Automatic Lead Assignment Using Workflows

The problem with using workflows for lead assignment is you don't know who you sent the last lead to. However, you can get around this in a couple of ways.

Method 1: Code
I'm not much of a coder so I figured I'd try to achieve it without using plugins or jscript

Method 2: The cheeky use of entities to store values
To keep track of who we last sent a lead to, we're going to create a new entity and create a record for the variable storage. Let's call the entity 'RoundRobin'. We have a few options here.
  • We could use the ownership relationship to store the next user to receive a lead
  • We could set up a new N:1 relationship to the user entity
  • We could add an attribute and store a value there

In my case I've set up an attribute.

I've also set up a 1:N relationship to Leads (they're called Enquiries here but they are just renamed Leads, I promise).

Now the tricky bit, the workflow. The steps of the workflow are:

  • Link the lead to your one RoundRobin record
  • If the attribute is 'a', assign the Lead to User1 and update the attribute to 'b' (in the case of using a relationship to the users, simply reassign it)
  • If the attribute is 'b', assign the Lead to User2 and update the attribute to 'a'

Here is one I prepared earlier:

In this case I have it as On Demand but with workflows being asynchronous, this tends to act a little weird (basically a bunch of Leads get assigned before the attribute has a chance to change).
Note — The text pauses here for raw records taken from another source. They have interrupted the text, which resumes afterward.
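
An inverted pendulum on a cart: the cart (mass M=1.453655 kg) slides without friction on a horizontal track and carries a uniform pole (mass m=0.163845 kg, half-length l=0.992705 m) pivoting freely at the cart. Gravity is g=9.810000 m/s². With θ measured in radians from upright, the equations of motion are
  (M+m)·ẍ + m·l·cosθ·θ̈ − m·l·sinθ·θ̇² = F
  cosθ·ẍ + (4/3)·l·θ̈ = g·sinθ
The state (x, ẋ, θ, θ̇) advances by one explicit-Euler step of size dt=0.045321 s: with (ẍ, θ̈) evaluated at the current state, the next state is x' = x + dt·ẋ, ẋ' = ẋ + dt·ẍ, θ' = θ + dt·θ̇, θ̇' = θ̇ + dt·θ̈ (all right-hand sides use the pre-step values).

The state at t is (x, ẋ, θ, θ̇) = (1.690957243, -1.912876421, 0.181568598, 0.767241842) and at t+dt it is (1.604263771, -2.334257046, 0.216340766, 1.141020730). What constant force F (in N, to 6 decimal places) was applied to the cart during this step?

ẍ = (ẋ'−ẋ)/dt = (-2.334257046−-1.912876421)/0.045321 = -9.297690
θ̈ = (θ̇'−θ̇)/dt = (1.141020730−0.767241842)/0.045321 = 8.247366
sinθ=0.180573, cosθ=0.983562
F = (M+m)·ẍ + m·l·cosθ·θ̈ − m·l·sinθ·θ̇² = -15.039014 + 1.319381 − 0.017289 = -13.736922

F = -13.736922 N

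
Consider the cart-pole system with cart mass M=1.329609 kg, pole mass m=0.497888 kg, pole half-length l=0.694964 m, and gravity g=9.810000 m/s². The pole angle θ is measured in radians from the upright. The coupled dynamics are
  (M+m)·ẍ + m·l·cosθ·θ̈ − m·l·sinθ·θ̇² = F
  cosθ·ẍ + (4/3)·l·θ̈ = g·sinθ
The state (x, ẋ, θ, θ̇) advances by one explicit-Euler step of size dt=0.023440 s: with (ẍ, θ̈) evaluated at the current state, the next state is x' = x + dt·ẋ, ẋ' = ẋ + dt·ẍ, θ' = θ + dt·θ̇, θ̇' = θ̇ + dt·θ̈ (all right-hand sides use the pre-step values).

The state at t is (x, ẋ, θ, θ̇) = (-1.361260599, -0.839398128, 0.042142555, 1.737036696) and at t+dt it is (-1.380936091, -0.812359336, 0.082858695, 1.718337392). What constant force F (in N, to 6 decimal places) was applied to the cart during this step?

F = 1.788303 N

ẍ = (ẋ'−ẋ)/dt = (-0.812359336−-0.839398128)/0.023440 = 1.153532
θ̈ = (θ̇'−θ̇)/dt = (1.718337392−1.737036696)/0.023440 = -0.797752
sinθ=0.042130, cosθ=0.999112
F = (M+m)·ẍ + m·l·cosθ·θ̈ − m·l·sinθ·θ̇² = 2.108076 + -0.275788 − 0.043985 = 1.788303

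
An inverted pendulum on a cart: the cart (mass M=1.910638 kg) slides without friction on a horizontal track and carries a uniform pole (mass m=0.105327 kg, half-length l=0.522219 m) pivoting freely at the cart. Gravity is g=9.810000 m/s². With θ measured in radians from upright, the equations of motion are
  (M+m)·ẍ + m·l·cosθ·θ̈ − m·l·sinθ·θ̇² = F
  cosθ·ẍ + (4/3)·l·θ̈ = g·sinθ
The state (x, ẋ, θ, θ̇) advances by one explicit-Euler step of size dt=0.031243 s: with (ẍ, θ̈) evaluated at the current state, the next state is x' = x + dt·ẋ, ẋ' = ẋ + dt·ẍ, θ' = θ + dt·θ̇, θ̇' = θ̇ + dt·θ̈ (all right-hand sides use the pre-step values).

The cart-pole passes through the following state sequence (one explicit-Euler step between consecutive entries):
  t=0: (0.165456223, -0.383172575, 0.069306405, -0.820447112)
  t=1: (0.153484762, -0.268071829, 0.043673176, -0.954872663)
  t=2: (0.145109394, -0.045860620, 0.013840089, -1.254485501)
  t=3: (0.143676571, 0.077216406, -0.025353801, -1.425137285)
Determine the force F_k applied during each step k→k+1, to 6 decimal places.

F_0 = 7.188260 N
F_1 = 13.809093 N
F_2 = 7.639982 N

step 0→1:
  ẍ = (ẋ'−ẋ)/dt = (-0.268071829−-0.383172575)/0.031243 = 3.684049
  θ̈ = (θ̇'−θ̇)/dt = (-0.954872663−-0.820447112)/0.031243 = -4.302581
  sinθ=0.069251, cosθ=0.997599
  F = (M+m)·ẍ + m·l·cosθ·θ̈ − m·l·sinθ·θ̇² = 7.426914 + -0.236090 − 0.002564 = 7.188260
step 1→2:
  ẍ = (ẋ'−ẋ)/dt = (-0.045860620−-0.268071829)/0.031243 = 7.112352
  θ̈ = (θ̇'−θ̇)/dt = (-1.254485501−-0.954872663)/0.031243 = -9.589759
  sinθ=0.043659, cosθ=0.999046
  F = (M+m)·ẍ + m·l·cosθ·θ̈ − m·l·sinθ·θ̇² = 14.338252 + -0.526970 − 0.002190 = 13.809093
step 2→3:
  ẍ = (ẋ'−ẋ)/dt = (0.077216406−-0.045860620)/0.031243 = 3.939347
  θ̈ = (θ̇'−θ̇)/dt = (-1.425137285−-1.254485501)/0.031243 = -5.462081
  sinθ=0.013840, cosθ=0.999904
  F = (M+m)·ẍ + m·l·cosθ·θ̈ − m·l·sinθ·θ̇² = 7.941586 + -0.300406 − 0.001198 = 7.639982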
However, if you run it on the creation of the lead, it works fine assuming there is a reasonable time between lead creations.

Auto-assigning workflow-created records to the current user

One of the 'features' of Dynamics CRM is that if you use a workflow to generate records, the owners of those records will be the author of the workflow, NOT the current user. Generally this is undesirable.

So how do we get around this? Without too much difficulty actually.

The trick is we can use the event trigger to tell us who the current user is. For example, let's say we have a workflow that creates a set of task records when a new account is created. While easy to set up, all the tasks will be owned by the workflow creator and not the user. However, as we know the user created the parent account (the event trigger), we can populate the task owners with the 'created by' of the parent account.

If the status of a record changes or the attributes are modified, use the 'modified by'. If the record is assigned, check the owner.

There you have it. A really easy way to assign workflow records to the current user and not the workflow administrator.